The Scene
The political crisis surrounding Google AI chatbot and image generator Gemini, which refused to depict white people and changed the race of certain white historical figures, reflects a bigger dilemma facing consumer AI companies.
The AI models are so large and complex that nuanced control over their outputs is extremely challenging. According to people who worked on testing the raw version of GPT-4, the model that now powers ChatGPT, the responses could be disturbing.
Despite OpenAI rules written for DALL-E requiring equal representation, Semafor found that when asked to generate an image of a group of orthopedic surgeons discussing something important, for instance, it generated five white men.
But when prompted with “white people doing white people things,” it said “I’m here to help create positive and respectful content” and wanted me to specify an activity. I responded with “white cultural heritage activities,” and it produced two black boxes.
Next, it was prompted with “Black people participating in Black culture.” It produced an image of Black people dressed in traditional African clothes playing the drums and dancing.
When asked to create a beautiful white model, it refused. When asked to create a beautiful Black model, it generated images of non-Black ones. Even for OpenAI, which has been the gold standard model, dealing with race and ethnicity has been tricky.
To be fair, DALL-E often did what it was supposed to do. This was especially true of gender diversity. In images of white shoe law firms, Wall Street bankers, and race car drivers, it made sure to add at least one woman. However, in almost all of those cases, there were no people of color.
OpenAI didn’t immediately respond to a request for comment.
The tricky and socially fraught nature of these endeavors has put AI products under fire from across the political spectrum. The left complains the models are biased against people of color and too permissive, while the right believes companies have gone too far in placing ideological guardrails around the technology.
Pichai is no stranger to culture wars centered on the company. In 2017, then-Google employee James Damore created an uproar when he sent an internal memo criticizing the company’s affirmative action hiring practices and citing biological reasons for why men are more represented in software engineering jobs. Damore was fired, pitting the political right against Google.
This time around, Pichai’s battle seems more existential because the success or failure of Gemini will determine the company’s fate in the years to come.
In this article:
Know More
Large language models like ChatGPT and image generation tools like DALL-E are first trained on vast quantities of data.
But those models are like a toddler who can speed read but doesn’t comprehend the meaning of the words.
In order to teach the model how to behave, several layers of protections are usually put in place. That can include reinforcement learning with human feedback, where people give the model direction by rewarding good responses. Protections can also be found in what’s known as a “system prompt.”
Before anyone prompts an AI chatbot or image generator, a system prompt gives the models a set of rules, which can tell a chatbot, for instance, to always include different ethnicities when generating images.

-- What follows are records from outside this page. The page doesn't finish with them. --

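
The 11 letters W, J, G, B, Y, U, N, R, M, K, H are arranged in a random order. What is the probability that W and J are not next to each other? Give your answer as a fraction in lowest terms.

9/11

There are 11! = 39916800 arrangements.
Arrangements with W and J adjacent: 2·10! = 7257600.
So not adjacent: 39916800 − 7257600 = 32659200, probability 32659200/39916800 = 9/11.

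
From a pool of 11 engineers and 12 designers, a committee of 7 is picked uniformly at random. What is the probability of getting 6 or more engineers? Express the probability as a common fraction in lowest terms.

178/7429

There are C(23,7) = 245157 ways to choose the 7.
Favorable selections (6 or more engineers): C(11,6)·C(12,1) + C(11,7)·C(12,0) = 5544 + 330 = 5874.
Probability = 5874/245157 = 178/7429.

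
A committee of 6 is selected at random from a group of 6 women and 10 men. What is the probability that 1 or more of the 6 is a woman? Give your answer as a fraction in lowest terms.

There are C(16,6) = 8008 ways to choose the 6.
The complement is all 6 are men: C(10,6) = 210.
Probability = 1 − 210/8008 = 7798/8008 = 557/572.

557/572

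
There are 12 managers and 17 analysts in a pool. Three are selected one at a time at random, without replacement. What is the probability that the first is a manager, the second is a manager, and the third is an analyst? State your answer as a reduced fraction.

Multiply the conditional probabilities at each draw: 12/29 · 11/28 · 17/27 = 2244/21924 = 187/1827.

187/1827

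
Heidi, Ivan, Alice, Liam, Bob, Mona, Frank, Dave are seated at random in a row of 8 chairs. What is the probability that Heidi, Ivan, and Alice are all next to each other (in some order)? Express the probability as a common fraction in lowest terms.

There are 8! = 40320 arrangements.
Treat the three as one block: 6! placements × 3! orders within the block = 720·6 = 4320.
Probability = 4320/40320 = 3/28.

3/28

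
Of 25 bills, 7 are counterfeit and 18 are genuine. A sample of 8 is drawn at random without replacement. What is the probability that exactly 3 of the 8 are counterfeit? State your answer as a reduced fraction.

6664/24035

The sample space is all 8-subsets of the 25: C(25,8) = 1081575.
Selections with exactly 3 counterfeit: choose 3 of the 7 counterfeit and 5 of the 18 genuine, C(7,3)·C(18,5) = 35·8568 = 299880.
Probability = 299880/1081575 = 6664/24035.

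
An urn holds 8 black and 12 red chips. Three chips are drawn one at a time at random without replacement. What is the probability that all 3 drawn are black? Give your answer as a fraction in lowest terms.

14/285

Multiply the conditional probabilities at each draw: 8/20 · 7/19 · 6/18 = 336/6840 = 14/285.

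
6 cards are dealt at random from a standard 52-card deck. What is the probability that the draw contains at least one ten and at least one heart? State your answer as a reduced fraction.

There are C(52,6) = 20358520 possible draws.
By inclusion-exclusion on the complements, draws missing all tens or all hearts: C(48,6) + C(39,6) − C(36,6) = 12271512 + 3262623 − 1947792 = 13586343.
So draws with at least one of each: 20358520 − 13586343 = 6772177, probability 6772177/20358520.

6772177/20358520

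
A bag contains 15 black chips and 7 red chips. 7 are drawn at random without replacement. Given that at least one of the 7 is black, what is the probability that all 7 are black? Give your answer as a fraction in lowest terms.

Work in counts. Selections with at least one black: C(22,7) − C(7,7) = 170544 − 1 = 170543.
Of those, selections where all 7 are black: C(15,7) = 6435.
Conditional probability = 6435/170543.

6435/170543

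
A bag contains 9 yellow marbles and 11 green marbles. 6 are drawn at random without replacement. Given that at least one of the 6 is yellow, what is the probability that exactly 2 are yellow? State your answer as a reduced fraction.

Work in counts. Selections with at least one yellow: C(20,6) − C(11,6) = 38760 − 462 = 38298.
Of those, selections where exactly 2 are yellow: C(9,2)·C(11,4) = 36·330 = 11880.
Conditional probability = 11880/38298 = 1980/6383.

1980/6383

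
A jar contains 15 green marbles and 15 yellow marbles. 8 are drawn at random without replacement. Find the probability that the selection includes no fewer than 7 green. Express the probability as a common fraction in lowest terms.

176/10005

Total selections: C(30,8) = 5852925.
Favorable selections (no fewer than 7 green): C(15,7)·C(15,1) + C(15,8)·C(15,0) = 96525 + 6435 = 102960.
Probability = 102960/5852925 = 176/10005.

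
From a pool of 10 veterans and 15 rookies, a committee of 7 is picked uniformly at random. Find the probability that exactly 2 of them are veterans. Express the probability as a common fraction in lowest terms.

There are C(25,7) = 480700 ways to choose 7 from 25.
Selections with exactly 2 veterans: choose 2 of the 10 veterans and 5 of the 15 rookies, C(10,2)·C(15,5) = 45·3003 = 135135.
Probability = 135135/480700 = 2457/8740.

2457/8740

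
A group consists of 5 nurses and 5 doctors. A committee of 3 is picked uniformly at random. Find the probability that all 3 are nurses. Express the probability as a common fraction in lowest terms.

There are C(10,3) = 120 possible selections.
Selections with all nurses: C(5,3) = 10.
Probability = 10/120 = 1/12.

1/12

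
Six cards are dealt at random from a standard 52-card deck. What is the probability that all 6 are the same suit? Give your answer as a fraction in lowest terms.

There are C(52,6) = 20358520 possible 6-card hands.
Hands of one suit: 4 suits × C(13,6) = 4·1716 = 6864.
Probability = 6864/20358520 = 66/195755.

66/195755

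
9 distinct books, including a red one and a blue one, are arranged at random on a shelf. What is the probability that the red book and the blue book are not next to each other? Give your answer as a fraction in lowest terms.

There are 9! = 362880 arrangements.
Arrangements with the red book and the blue book adjacent: 2·8! = 80640.
So not adjacent: 362880 − 80640 = 282240, probability 282240/362880 = 7/9.

7/9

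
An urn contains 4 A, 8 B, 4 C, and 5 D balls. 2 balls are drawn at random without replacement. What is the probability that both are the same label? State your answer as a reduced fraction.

There are C(21,2) = 210 ways to draw 2 balls.
All same label: C(4,2) + C(8,2) + C(4,2) + C(5,2) = 6 + 28 + 6 + 10 = 50.
Probability = 50/210 = 5/21.

5/21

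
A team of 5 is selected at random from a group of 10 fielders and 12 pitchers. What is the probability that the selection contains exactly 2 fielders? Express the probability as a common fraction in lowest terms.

The sample space is all 5-subsets of the 22: C(22,5) = 26334.
Selections with exactly 2 fielders: choose 2 of the 10 fielders and 3 of the 12 pitchers, C(10,2)·C(12,3) = 45·220 = 9900.
Probability = 9900/26334 = 50/133.

50/133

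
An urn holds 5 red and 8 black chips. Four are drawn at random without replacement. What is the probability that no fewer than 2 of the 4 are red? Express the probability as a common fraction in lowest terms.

73/143

Total selections: C(13,4) = 715.
Count the complement (fewer than 2 red): C(5,0)·C(8,4) + C(5,1)·C(8,3) = 70 + 280 = 350.
Probability = 1 − 350/715 = 365/715 = 73/143.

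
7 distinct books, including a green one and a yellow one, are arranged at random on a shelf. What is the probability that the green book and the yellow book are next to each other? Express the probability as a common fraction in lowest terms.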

Dylan Patel, of the publication SemiAnalysis, recently tricked ChatGPT into divulging its system prompt. The extensive document instructed that “all of the same occupation should not be the same gender or race” and “use all different descents with equal probability.”
In addition to the system prompt, users may unknowingly have their prompts changed or rewritten. For instance, if a user asks a question about politics, the system may surreptitiously add something to the prompt, instructing the model to avoid engaging on certain topics.
Reed’s view
There’s no easy fix to AI models generating controversial images and text — or to their managers making politically-charged decisions about what is, in fact, controversial. The industry may need an entirely different approach if it wants to thread the needle on politics and safety.

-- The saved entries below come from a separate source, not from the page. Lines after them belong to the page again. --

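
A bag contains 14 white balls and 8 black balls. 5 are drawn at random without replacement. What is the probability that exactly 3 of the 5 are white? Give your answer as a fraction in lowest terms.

728/1881

The sample space is all 5-subsets of the 22: C(22,5) = 26334.
Selections with exactly 3 white: choose 3 of the 14 white and 2 of the 8 black, C(14,3)·C(8,2) = 364·28 = 10192.
Probability = 10192/26334 = 728/1881.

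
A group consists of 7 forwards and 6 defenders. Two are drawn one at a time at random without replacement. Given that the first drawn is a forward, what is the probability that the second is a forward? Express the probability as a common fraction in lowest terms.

After removing one forward, 12 remain: 6 forwards and 6 defenders.
So the probability the next is a forward is 6/12 = 1/2.

1/2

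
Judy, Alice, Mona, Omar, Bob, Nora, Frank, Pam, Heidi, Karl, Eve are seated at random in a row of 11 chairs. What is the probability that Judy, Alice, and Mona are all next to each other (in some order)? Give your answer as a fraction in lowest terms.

3/55

There are 11! = 39916800 arrangements.
Treat the three as one block: 9! placements × 3! orders within the block = 362880·6 = 2177280.
Probability = 2177280/39916800 = 3/55.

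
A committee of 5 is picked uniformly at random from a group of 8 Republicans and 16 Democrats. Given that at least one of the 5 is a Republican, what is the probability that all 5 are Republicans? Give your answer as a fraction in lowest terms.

1/681

Work in counts. Selections with at least one Republican: C(24,5) − C(16,5) = 42504 − 4368 = 38136.
Of those, selections where all 5 are Republicans: C(8,5) = 56.
Conditional probability = 56/38136 = 1/681.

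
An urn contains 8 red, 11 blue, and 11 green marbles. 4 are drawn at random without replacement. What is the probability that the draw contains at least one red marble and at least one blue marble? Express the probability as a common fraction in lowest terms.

There are C(30,4) = 27405 possible draws.
By inclusion-exclusion on the complements, draws missing all red or all blue: C(22,4) + C(19,4) − C(11,4) = 7315 + 3876 − 330 = 10861.
So draws with at least one of each: 27405 − 10861 = 16544, probability 16544/27405.

16544/27405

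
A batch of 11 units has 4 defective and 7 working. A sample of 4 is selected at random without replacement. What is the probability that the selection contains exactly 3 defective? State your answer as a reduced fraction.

14/165

Total number of selections: C(11,4) = 330.
Selections with exactly 3 defective: choose 3 of the 4 defective and 1 of the 7 working, C(4,3)·C(7,1) = 4·7 = 28.
Probability = 28/330 = 14/165.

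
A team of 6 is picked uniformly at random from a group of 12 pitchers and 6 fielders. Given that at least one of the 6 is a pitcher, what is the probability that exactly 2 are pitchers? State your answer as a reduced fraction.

990/18563

Work in counts. Selections with at least one pitcher: C(18,6) − C(6,6) = 18564 − 1 = 18563.
Of those, selections where exactly 2 are pitchers: C(12,2)·C(6,4) = 66·15 = 990.
Conditional probability = 990/18563.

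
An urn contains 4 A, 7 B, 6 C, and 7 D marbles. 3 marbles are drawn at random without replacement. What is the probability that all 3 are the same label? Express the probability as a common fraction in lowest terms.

47/1012

There are C(24,3) = 2024 ways to draw 3 marbles.
All same label: C(4,3) + C(7,3) + C(6,3) + C(7,3) = 4 + 35 + 20 + 35 = 94.
Probability = 94/2024 = 47/1012.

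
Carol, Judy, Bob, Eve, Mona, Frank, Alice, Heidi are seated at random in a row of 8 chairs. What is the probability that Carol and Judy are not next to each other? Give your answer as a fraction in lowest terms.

3/4

There are 8! = 40320 arrangements.
Arrangements with Carol and Judy adjacent: 2·7! = 10080.
So not adjacent: 40320 − 10080 = 30240, probability 30240/40320 = 3/4.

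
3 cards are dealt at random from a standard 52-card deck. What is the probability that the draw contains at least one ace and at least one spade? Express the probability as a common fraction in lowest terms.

There are C(52,3) = 22100 possible draws.
By inclusion-exclusion on the complements, draws missing all aces or all spades: C(48,3) + C(39,3) − C(36,3) = 17296 + 9139 − 7140 = 19295.
So draws with at least one of each: 22100 − 19295 = 2805, probability 2805/22100 = 33/260.

33/260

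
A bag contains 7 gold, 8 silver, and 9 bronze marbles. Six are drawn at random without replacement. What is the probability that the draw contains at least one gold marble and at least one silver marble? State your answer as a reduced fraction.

There are C(24,6) = 134596 possible draws.
By inclusion-exclusion on the complements, draws missing all gold or all silver: C(17,6) + C(16,6) − C(9,6) = 12376 + 8008 − 84 = 20300.
So draws with at least one of each: 134596 − 20300 = 114296, probability 114296/134596 = 4082/4807.

4082/4807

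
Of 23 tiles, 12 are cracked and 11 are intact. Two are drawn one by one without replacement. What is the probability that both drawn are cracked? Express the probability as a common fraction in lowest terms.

6/23

Multiply the conditional probabilities at each draw: 12/23 · 11/22 = 132/506 = 6/23.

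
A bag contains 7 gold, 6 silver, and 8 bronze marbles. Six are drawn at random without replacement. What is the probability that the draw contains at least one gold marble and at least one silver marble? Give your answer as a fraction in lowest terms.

There are C(21,6) = 54264 possible draws.
By inclusion-exclusion on the complements, draws missing all gold or all silver: C(14,6) + C(15,6) − C(8,6) = 3003 + 5005 − 28 = 7980.
So draws with at least one of each: 54264 − 7980 = 46284, probability 46284/54264 = 29/34.

29/34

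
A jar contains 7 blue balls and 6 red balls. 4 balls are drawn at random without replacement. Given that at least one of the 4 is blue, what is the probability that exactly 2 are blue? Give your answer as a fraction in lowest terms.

Work in counts. Selections with at least one blue: C(13,4) − C(6,4) = 715 − 15 = 700.
Of those, selections where exactly 2 are blue: C(7,2)·C(6,2) = 21·15 = 315.
Conditional probability = 315/700 = 9/20.

9/20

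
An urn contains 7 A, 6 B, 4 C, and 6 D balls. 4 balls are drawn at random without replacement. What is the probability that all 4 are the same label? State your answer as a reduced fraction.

There are C(23,4) = 8855 ways to draw 4 balls.
All same label: C(7,4) + C(6,4) + C(4,4) + C(6,4) = 35 + 15 + 1 + 15 = 66.
Probability = 66/8855 = 6/805.

6/805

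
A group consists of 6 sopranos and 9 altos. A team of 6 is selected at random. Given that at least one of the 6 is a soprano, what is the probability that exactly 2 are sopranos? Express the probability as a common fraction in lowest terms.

270/703

Work in counts. Selections with at least one soprano: C(15,6) − C(9,6) = 5005 − 84 = 4921.
Of those, selections where exactly 2 are sopranos: C(6,2)·C(9,4) = 15·126 = 1890.
Conditional probability = 1890/4921 = 270/703.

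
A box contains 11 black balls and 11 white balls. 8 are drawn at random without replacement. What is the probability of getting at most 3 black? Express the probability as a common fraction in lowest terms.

There are C(22,8) = 319770 ways to choose the 8.
Favorable selections (at most 3 black): C(11,0)·C(11,8) + C(11,1)·C(11,7) + C(11,2)·C(11,6) + C(11,3)·C(11,5) = 165 + 3630 + 25410 + 76230 = 105435.
Probability = 105435/319770 = 213/646.

213/646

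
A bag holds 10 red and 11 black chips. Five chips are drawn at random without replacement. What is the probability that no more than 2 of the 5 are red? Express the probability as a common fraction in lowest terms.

1243/2261

Total selections: C(21,5) = 20349.
Favorable selections (no more than 2 red): C(10,0)·C(11,5) + C(10,1)·C(11,4) + C(10,2)·C(11,3) = 462 + 3300 + 7425 = 11187.
Probability = 11187/20349 = 1243/2261.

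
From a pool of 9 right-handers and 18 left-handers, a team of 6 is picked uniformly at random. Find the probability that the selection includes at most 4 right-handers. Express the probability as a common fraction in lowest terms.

48943/49335

Total selections: C(27,6) = 296010.
Count the complement (more than 4 right-handers): C(9,5)·C(18,1) + C(9,6)·C(18,0) = 2268 + 84 = 2352.
Probability = 1 − 2352/296010 = 293658/296010 = 48943/49335.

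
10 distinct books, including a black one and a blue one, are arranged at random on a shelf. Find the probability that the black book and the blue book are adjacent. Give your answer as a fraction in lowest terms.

1/5

There are 10! = 3628800 arrangements.
Treat the black book and the blue book as a block: 9! arrangements of the blocks × 2 orders within the block = 2·362880 = 725760.
Probability = 725760/3628800 = 1/5.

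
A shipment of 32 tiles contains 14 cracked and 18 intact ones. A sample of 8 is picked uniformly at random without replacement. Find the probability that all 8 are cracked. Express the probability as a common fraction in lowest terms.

77/269700

There are C(32,8) = 10518300 possible selections.
Selections with all cracked: C(14,8) = 3003.
Probability = 3003/10518300 = 77/269700.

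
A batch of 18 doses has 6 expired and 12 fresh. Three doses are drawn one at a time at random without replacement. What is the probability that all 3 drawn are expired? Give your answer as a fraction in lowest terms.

5/204

Multiply the conditional probabilities at each draw: 6/18 · 5/17 · 4/16 = 120/4896 = 5/204.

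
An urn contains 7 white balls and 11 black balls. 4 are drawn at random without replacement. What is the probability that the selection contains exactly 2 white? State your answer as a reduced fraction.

77/204

Total number of selections: C(18,4) = 3060.
Selections with exactly 2 white: choose 2 of the 7 white and 2 of the 11 black, C(7,2)·C(11,2) = 21·55 = 1155.
Probability = 1155/3060 = 77/204.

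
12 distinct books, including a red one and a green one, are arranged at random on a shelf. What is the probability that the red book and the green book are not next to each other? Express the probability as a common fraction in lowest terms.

5/6

There are 12! = 479001600 arrangements.
Arrangements with the red book and the green book adjacent: 2·11! = 79833600.
So not adjacent: 479001600 − 79833600 = 399168000, probability 399168000/479001600 = 5/6.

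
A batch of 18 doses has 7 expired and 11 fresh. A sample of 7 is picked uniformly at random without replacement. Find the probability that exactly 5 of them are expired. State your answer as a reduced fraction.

385/10608

The sample space is all 7-subsets of the 18: C(18,7) = 31824.
Selections with exactly 5 expired: choose 5 of the 7 expired and 2 of the 11 fresh, C(7,5)·C(11,2) = 21·55 = 1155.
Probability = 1155/31824 = 385/10608.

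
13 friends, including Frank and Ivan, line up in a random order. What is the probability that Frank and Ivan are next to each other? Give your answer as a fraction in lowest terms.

2/13

There are 13! = 6227020800 arrangements.
Treat Frank and Ivan as a block: 12! arrangements of the blocks × 2 orders within the block = 2·479001600 = 958003200.
Probability = 958003200/6227020800 = 2/13.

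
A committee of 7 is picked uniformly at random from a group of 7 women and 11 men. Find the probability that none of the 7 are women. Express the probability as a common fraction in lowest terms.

55/5304

There are C(18,7) = 31824 possible selections.
Selections with no women (all men): C(11,7) = 330.
Probability = 330/31824 = 55/5304.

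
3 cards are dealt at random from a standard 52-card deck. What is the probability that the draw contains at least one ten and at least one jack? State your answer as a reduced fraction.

188/5525

There are C(52,3) = 22100 possible draws.
By inclusion-exclusion on the complements, draws missing all tens or all jacks: C(48,3) + C(48,3) − C(44,3) = 17296 + 17296 − 13244 = 21348.
So draws with at least one of each: 22100 − 21348 = 752, probability 752/22100 = 188/5525.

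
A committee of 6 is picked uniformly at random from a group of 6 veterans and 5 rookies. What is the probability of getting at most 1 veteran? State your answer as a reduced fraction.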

When OpenAI launched DALL-E 2, the company was upfront about its issues. In a press release, it said that the model would show bias, because some of the datasets it used were inherently biased.
That appears to have been a more successful approach. The mea culpa from the beginning gave them some leeway and time to solve the challenges. And it still sometimes produces racially homogenous groups of people as a default.
I asked it to create an image of a pickleball meetup and it came up with only white people. Same with “people golfing” and “people doing deadlifts.” A group of Wall Street stock traders? Only white men.
Room for Disagreement
Othman Laraki, CEO of health startup Color and a former Google product manager, said on X that the Gemini incident sheds light on a deeper and more existential problem facing Google: Generative AI may kill its search ad business.
“The real problem for Google is one of clockspeed,” he said. “Google all of a sudden has its ass on fire and is trying to innovate into the future. But, that innovation now has to happen at the heart of its business. OpenAI doesn’t care about messing up an ads business model - they can just iterate with a product/quality purity that is impossible for Google to get.
Google isn’t going to lose to OpenAI in the coming few years. It has lost over the past decade, when it could have evolved/iterated AI into its model at its success-encumbered clockspeed. Now that the game is on, but on a startup clockspeed, there is no chance for Google to catch up and even less win this next cycle.”
Notable
- Google’s Gemini problem stemmed from modifying users’ prompts without their knowledge, according to Bloomberg. Those modified prompts may have led to the unexpected results, according to the article.